In fact, a recent study by Nick Buettner found that working longer may actually be good for our health and life longevity.
So either by choice, or out of necessity, we are working longer than ever before. 75 really is the new 65 and this has two crucial implications for our financial planning.
Holding the plan together
The reality is that one day your client will retire and the quality of life he or she will have is often a function of how much has been saved throughout his or her working life.
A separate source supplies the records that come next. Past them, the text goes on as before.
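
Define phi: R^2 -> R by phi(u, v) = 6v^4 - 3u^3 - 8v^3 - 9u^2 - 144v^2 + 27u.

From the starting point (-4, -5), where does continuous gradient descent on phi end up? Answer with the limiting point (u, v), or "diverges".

phi is separable, so gradient descent decouples: u follows -∂phi/∂u, v follows -∂phi/∂v.
∂phi/∂u = -9(u - 1)(u + 3); at u=-4 this is -45, so u increases.
∂phi/∂v = 24v(v - 4)(v + 3); at v=-5 this is -2160, so v increases.
u converges to its nearest critical value -3 (a local min of the u-part); v converges to -3. The iterate converges to (-3, -3).

(-3, -3)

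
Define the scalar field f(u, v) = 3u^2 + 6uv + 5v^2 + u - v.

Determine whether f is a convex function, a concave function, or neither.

convex

f is quadratic, so its Hessian is the constant matrix H = [[6, 6], [6, 10]].
det(H) = 24, tr(H) = 16.
det(H) > 0 and tr(H) > 0, so H is positive definite everywhere: convex.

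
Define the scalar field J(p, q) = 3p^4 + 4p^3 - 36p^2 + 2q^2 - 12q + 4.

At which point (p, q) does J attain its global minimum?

J(p,q) separates as A(p) + B(q) + 4, so its minimum is min A + min B + 4.
A'(p) = 12p(p - 2)(p + 3) vanishes at p ∈ {-3, 0, 2}; B'(q) = 4q - 12 vanishes at q ∈ {3}.
Local minima of A (where A''>0): A(-3)=-189, A(2)=-64. Local minima of B: B(3)=-18.
So the global minimum of J is A(-3) + B(3) + 4 = -189 − 18 + 4 = -203, attained at (-3, 3).

(-3, 3)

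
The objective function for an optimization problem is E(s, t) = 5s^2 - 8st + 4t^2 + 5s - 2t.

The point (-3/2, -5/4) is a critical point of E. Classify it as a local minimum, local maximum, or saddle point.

The Hessian of E is constant: H = [[10, -8], [-8, 8]].
det(H) = 10·8 − (-8)² = 16.
det(H) > 0 and tr(H) = 18 > 0, so H is positive definite and the point is a local minimum.

local minimum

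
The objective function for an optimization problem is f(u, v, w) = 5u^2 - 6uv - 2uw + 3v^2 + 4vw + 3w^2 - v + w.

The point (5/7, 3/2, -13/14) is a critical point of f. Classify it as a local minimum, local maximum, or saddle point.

The Hessian is constant: H = [[10, -6, -2], [-6, 6, 4], [-2, 4, 6]].
Leading principal minors: Δ₁ = 10, Δ₂ = 24, Δ₃ = 56.
All leading minors are positive, so H is positive definite: a local minimum.

local minimum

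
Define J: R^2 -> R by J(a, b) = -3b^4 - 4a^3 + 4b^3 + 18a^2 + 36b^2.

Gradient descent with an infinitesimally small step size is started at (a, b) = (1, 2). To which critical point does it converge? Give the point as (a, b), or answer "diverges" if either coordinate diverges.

(0, 0)

J is separable, so gradient descent decouples: a follows -∂J/∂a, b follows -∂J/∂b.
∂J/∂a = -12a(a - 3); at a=1 this is 24, so a decreases.
∂J/∂b = -12b(b - 3)(b + 2); at b=2 this is 96, so b decreases.
a converges to its nearest critical value 0 (a local min of the a-part); b converges to 0. The iterate converges to (0, 0).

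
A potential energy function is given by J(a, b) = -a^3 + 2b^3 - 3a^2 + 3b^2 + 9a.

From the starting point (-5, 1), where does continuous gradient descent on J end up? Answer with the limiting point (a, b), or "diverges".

(-3, 0)

J is separable, so gradient descent decouples: a follows -∂J/∂a, b follows -∂J/∂b.
∂J/∂a = -3(a - 1)(a + 3); at a=-5 this is -36, so a increases.
∂J/∂b = 6b(b + 1); at b=1 this is 12, so b decreases.
a converges to its nearest critical value -3 (a local min of the a-part); b converges to 0. The iterate converges to (-3, 0).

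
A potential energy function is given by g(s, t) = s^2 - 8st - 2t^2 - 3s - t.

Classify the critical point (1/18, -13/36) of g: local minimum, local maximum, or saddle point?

The Hessian of g is constant: H = [[2, -8], [-8, -4]].
det(H) = 2·(-4) − (-8)² = -72.
Since det(H) < 0, H is indefinite and the critical point is a saddle point.

saddle point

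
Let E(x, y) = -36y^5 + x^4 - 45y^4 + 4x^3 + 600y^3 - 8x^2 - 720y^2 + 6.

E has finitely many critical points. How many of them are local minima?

E separates as a function of x plus a function of y, so ∇E=0 decouples.
∂E/∂x = 4x(x - 1)(x + 4) = 0 at x ∈ {-4, 0, 1}; ∂E/∂y = -180y(y - 2)(y - 1)(y + 4) = 0 at y ∈ {-4, 0, 1, 2}.
The Hessian is diagonal: diag(E_xx, E_yy). Second derivatives: E_xx(-4)=80, E_xx(0)=-16, E_xx(1)=20; E_yy(-4)=21600, E_yy(0)=-1440, E_yy(1)=900, E_yy(2)=-2160.
Local minima occur where both diagonal entries positive: (-4, -4), (-4, 1), (1, -4), (1, 1). Count: 4.

4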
If your client’s income comes to a stop, even temporarily, will he or she still be able to afford to save for retirement or continue to pay any risk premiums on top of all the other regular expenses. Failure to pay any insurance premiums could leave your client without any cover at exactly the time he or she is the most vulnerable.
Consider this example:
• A 40 year old male earning R50 000 per month and putting aside 10% of his salary each month for retirement;
• He has an accident that keeps him from earning an income for three months;
• These three months of lost income ‘cost’ him a massive R2.5m in retirement savings;
• He has got two choices to get back on track – accept 16% less income when he comes to retire or work an extra 16 months past his retirement to make up for the lost value.
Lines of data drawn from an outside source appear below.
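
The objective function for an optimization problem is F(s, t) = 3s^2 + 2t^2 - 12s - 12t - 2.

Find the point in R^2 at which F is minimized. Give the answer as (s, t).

F(s,t) separates as P(s) + Q(t) − 2, so its minimum is min P + min Q − 2.
P'(s) = 6s - 12 vanishes at s ∈ {2}; Q'(t) = 4(t - 3) vanishes at t ∈ {3}.
Local minima of P (where P''>0): P(2)=-12. Local minima of Q: Q(3)=-18.
So the global minimum of F is P(2) + Q(3) − 2 = -12 − 18 − 2 = -32, attained at (2, 3).

(2, 3)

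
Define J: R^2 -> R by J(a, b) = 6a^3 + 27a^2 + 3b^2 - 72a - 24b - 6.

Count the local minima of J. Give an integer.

1

J separates as a function of a plus a function of b, so ∇J=0 decouples.
∂J/∂a = 18(a - 1)(a + 4) = 0 at a ∈ {-4, 1}; ∂J/∂b = 6(b - 4) = 0 at b ∈ {4}.
The Hessian is diagonal: diag(J_aa, J_bb). Second derivatives: J_aa(-4)=-90, J_aa(1)=90; J_bb(4)=6.
Local minima occur where both diagonal entries positive: (1, 4). Count: 1.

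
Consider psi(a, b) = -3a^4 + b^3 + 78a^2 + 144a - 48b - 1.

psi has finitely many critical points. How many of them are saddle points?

3

psi separates as a function of a plus a function of b, so ∇psi=0 decouples.
∂psi/∂a = -12(a - 4)(a + 1)(a + 3) = 0 at a ∈ {-3, -1, 4}; ∂psi/∂b = 3(b - 4)(b + 4) = 0 at b ∈ {-4, 4}.
The Hessian is diagonal: diag(psi_aa, psi_bb). Second derivatives: psi_aa(-3)=-168, psi_aa(-1)=120, psi_aa(4)=-420; psi_bb(-4)=-24, psi_bb(4)=24.
Saddle points occur where the two diagonal entries have opposite signs: (-3, 4), (-1, -4), (4, 4). Count: 3.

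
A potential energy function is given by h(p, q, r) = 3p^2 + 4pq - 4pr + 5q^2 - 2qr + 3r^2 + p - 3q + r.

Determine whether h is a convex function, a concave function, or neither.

h is quadratic, so its Hessian is the constant matrix H = [[6, 4, -4], [4, 10, -2], [-4, -2, 6]].
Leading principal minors: 6, 44, 144.
All positive ⇒ H ≻ 0 ⇒ convex.

convex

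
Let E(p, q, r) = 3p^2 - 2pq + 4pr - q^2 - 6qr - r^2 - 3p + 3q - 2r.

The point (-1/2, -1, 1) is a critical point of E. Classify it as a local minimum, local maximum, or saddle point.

saddle point

The Hessian is constant: H = [[6, -2, 4], [-2, -2, -6], [4, -6, -2]].
Leading principal minors: Δ₁ = 6, Δ₂ = -16, Δ₃ = -56.
The minors fit neither the all-positive nor the alternating-sign pattern, so H is indefinite: a saddle point.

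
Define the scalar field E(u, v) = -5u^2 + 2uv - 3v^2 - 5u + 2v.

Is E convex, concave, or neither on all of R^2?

E is quadratic, so its Hessian is the constant matrix H = [[-10, 2], [2, -6]].
det(H) = 56, tr(H) = -16.
det(H) > 0 and tr(H) < 0, so H is negative definite everywhere: concave.

concave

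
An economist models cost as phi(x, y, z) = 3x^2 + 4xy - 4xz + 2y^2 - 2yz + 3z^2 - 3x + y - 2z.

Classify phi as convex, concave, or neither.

phi is quadratic, so its Hessian is the constant matrix H = [[6, 4, -4], [4, 4, -2], [-4, -2, 6]].
Leading principal minors: 6, 8, 24.
All positive ⇒ H ≻ 0 ⇒ convex.

convex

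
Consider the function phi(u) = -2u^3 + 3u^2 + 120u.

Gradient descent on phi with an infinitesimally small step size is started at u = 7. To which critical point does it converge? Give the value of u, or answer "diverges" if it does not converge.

diverges

phi'(u) = -6(u - 5)(u + 4), so phi'(7) = -132.
Gradient descent moves in the -phi' direction, i.e. u is increasing.
There is no critical point above u=7, and phi' keeps the same sign, so the iterate runs off to +∞.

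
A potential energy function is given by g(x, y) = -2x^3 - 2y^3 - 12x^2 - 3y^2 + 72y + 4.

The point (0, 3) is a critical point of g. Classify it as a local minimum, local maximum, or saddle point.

The mixed partial ∂²g/∂x∂y is 0, so the Hessian at any point is diag(g_xx, g_yy) = diag(-12(x + 2), -6(2y + 1)).
At (0, 3): H = diag(-24, -42).
Both eigenvalues are negative, so H is negative definite: a local maximum.

local maximum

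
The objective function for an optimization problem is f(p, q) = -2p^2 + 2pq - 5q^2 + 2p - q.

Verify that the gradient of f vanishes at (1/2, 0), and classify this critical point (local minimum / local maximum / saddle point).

local maximum

∇f = (-4p + 2q + 2, 2p - 10q - 1); substituting (1/2, 0) gives ∇f = (0, 0), so (1/2, 0) is indeed a critical point.
The Hessian of f is constant: H = [[-4, 2], [2, -10]].
det(H) = (-4)·(-10) − 2² = 36.
det(H) > 0 and tr(H) = -14 < 0, so H is negative definite and the point is a local maximum.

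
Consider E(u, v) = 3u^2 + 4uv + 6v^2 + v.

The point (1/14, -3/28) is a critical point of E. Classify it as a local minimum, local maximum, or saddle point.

local minimum

The Hessian of E is constant: H = [[6, 4], [4, 12]].
det(H) = 6·12 − 4² = 56.
det(H) > 0 and tr(H) = 18 > 0, so H is positive definite and the point is a local minimum.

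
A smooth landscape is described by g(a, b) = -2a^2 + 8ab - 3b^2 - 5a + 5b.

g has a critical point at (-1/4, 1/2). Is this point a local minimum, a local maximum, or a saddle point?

The Hessian of g is constant: H = [[-4, 8], [8, -6]].
det(H) = (-4)·(-6) − 8² = -40.
Since det(H) < 0, H is indefinite and the critical point is a saddle point.

saddle point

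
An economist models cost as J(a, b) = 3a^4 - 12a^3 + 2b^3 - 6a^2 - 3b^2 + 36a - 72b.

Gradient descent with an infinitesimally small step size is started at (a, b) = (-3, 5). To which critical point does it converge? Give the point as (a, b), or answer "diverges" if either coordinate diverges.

J is separable, so gradient descent decouples: a follows -∂J/∂a, b follows -∂J/∂b.
∂J/∂a = 12(a - 3)(a - 1)(a + 1); at a=-3 this is -576, so a increases.
∂J/∂b = 6(b - 4)(b + 3); at b=5 this is 48, so b decreases.
a converges to its nearest critical value -1 (a local min of the a-part); b converges to 4. The iterate converges to (-1, 4).

(-1, 4)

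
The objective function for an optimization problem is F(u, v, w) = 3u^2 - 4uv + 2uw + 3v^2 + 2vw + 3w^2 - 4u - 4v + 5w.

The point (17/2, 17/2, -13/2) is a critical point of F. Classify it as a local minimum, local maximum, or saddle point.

The Hessian is constant: H = [[6, -4, 2], [-4, 6, 2], [2, 2, 6]].
Leading principal minors: Δ₁ = 6, Δ₂ = 20, Δ₃ = 40.
All leading minors are positive, so H is positive definite: a local minimum.

local minimum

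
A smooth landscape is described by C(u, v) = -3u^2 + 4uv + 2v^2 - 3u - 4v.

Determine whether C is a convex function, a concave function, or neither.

C is quadratic, so its Hessian is the constant matrix H = [[-6, 4], [4, 4]].
det(H) = -40, tr(H) = -2.
det(H) < 0, so H is indefinite: neither convex nor concave.

neither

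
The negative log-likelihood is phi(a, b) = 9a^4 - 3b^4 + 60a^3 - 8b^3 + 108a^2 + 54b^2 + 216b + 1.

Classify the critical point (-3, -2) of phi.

The mixed partial ∂²phi/∂a∂b is 0, so the Hessian at any point is diag(phi_aa, phi_bb) = diag(36(3a^2 + 10a + 6), 12(-3b^2 - 4b + 9)).
At (-3, -2): H = diag(108, 60).
Both eigenvalues are positive, so H is positive definite: a local minimum.

local minimum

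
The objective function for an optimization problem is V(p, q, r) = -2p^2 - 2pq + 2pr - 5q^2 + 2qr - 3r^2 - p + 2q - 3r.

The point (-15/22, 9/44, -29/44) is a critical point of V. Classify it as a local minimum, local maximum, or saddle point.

The Hessian is constant: H = [[-4, -2, 2], [-2, -10, 2], [2, 2, -6]].
Leading principal minors: Δ₁ = -4, Δ₂ = 36, Δ₃ = -176.
The minors alternate sign starting negative (−, +, −), so H is negative definite: a local maximum.

local maximum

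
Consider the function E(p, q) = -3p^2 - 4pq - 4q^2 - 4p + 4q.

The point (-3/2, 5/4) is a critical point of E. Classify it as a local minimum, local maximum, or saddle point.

local maximum

The Hessian of E is constant: H = [[-6, -4], [-4, -8]].
det(H) = (-6)·(-8) − (-4)² = 32.
det(H) > 0 and tr(H) = -14 < 0, so H is negative definite and the point is a local maximum.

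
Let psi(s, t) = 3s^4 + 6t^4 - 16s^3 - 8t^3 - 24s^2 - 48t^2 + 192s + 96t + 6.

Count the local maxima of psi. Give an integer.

1

psi separates as a function of s plus a function of t, so ∇psi=0 decouples.
∂psi/∂s = 12(s - 4)(s - 2)(s + 2) = 0 at s ∈ {-2, 2, 4}; ∂psi/∂t = 24(t - 2)(t - 1)(t + 2) = 0 at t ∈ {-2, 1, 2}.
The Hessian is diagonal: diag(psi_ss, psi_tt). Second derivatives: psi_ss(-2)=288, psi_ss(2)=-96, psi_ss(4)=144; psi_tt(-2)=288, psi_tt(1)=-72, psi_tt(2)=96.
Local maxima occur where both diagonal entries negative: (2, 1). Count: 1.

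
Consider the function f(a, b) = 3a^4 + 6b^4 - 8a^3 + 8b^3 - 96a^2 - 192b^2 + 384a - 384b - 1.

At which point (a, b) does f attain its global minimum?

f(a,b) separates as P(a) + Q(b) − 1, so its minimum is min P + min Q − 1.
P'(a) = 12(a - 4)(a - 2)(a + 4) vanishes at a ∈ {-4, 2, 4}; Q'(b) = 24(b - 4)(b + 1)(b + 4) vanishes at b ∈ {-4, -1, 4}.
Local minima of P (where P''>0): P(-4)=-1792, P(4)=256. Local minima of Q: Q(-4)=-512, Q(4)=-2560.
So the global minimum of f is P(-4) + Q(4) − 1 = -1792 − 2560 − 1 = -4353, attained at (-4, 4).

(-4, 4)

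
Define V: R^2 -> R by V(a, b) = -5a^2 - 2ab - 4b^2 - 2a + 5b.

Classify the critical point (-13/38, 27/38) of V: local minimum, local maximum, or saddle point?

The Hessian of V is constant: H = [[-10, -2], [-2, -8]].
det(H) = (-10)·(-8) − (-2)² = 76.
det(H) > 0 and tr(H) = -18 < 0, so H is negative definite and the point is a local maximum.

local maximum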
FMI’s claims experience suggests that 7/10 people will experience an illness or injury that prevents them from earning an income during their working career.
This means that protecting his or her income should be your client’s first priority - their entire future depends on it.
Risk must reflect retirement reality
It makes no sense to select a disability or critical illness benefit which stops at 65 when your client is likely to work past that age. Your client does not want to be left uninsured, and uninsurable, at 65 if he or she is not financially secure.
There are important questions to think about. Does your client’s risk cover allow him or her to increase their retirement age if they are forced to work past it? Does your client’s income protection allow him or her to select a retirement age of 70, or even better, 75?
It is critical to carefully consider this often overlooked aspect of risk benefits in financial planning.
Your client’s retirement planning and risk benefits are inextricably linked and risk benefits need to adapt to today’s reality.
Some South African statistics
• The Global Retirement Index 2015 rates South Africa as the 21st worst country in the world in which to retire.
• South Africa has one of the lowest savings rates in the world.
• 50% of South African pensioners live on less than R3800 per month.
• 70% of people will have at least one temporary disability during their lifetime that prevents them from earning an income.
• 25% of all working South Africans support their ageing parents as well as their old children.
• 66% of pensioners still have dependants that rely on them financially.
• Only 25% of those aged between 18 and 30 are saving for their retirement.
• The average length of time for a temporary disability claim is three months.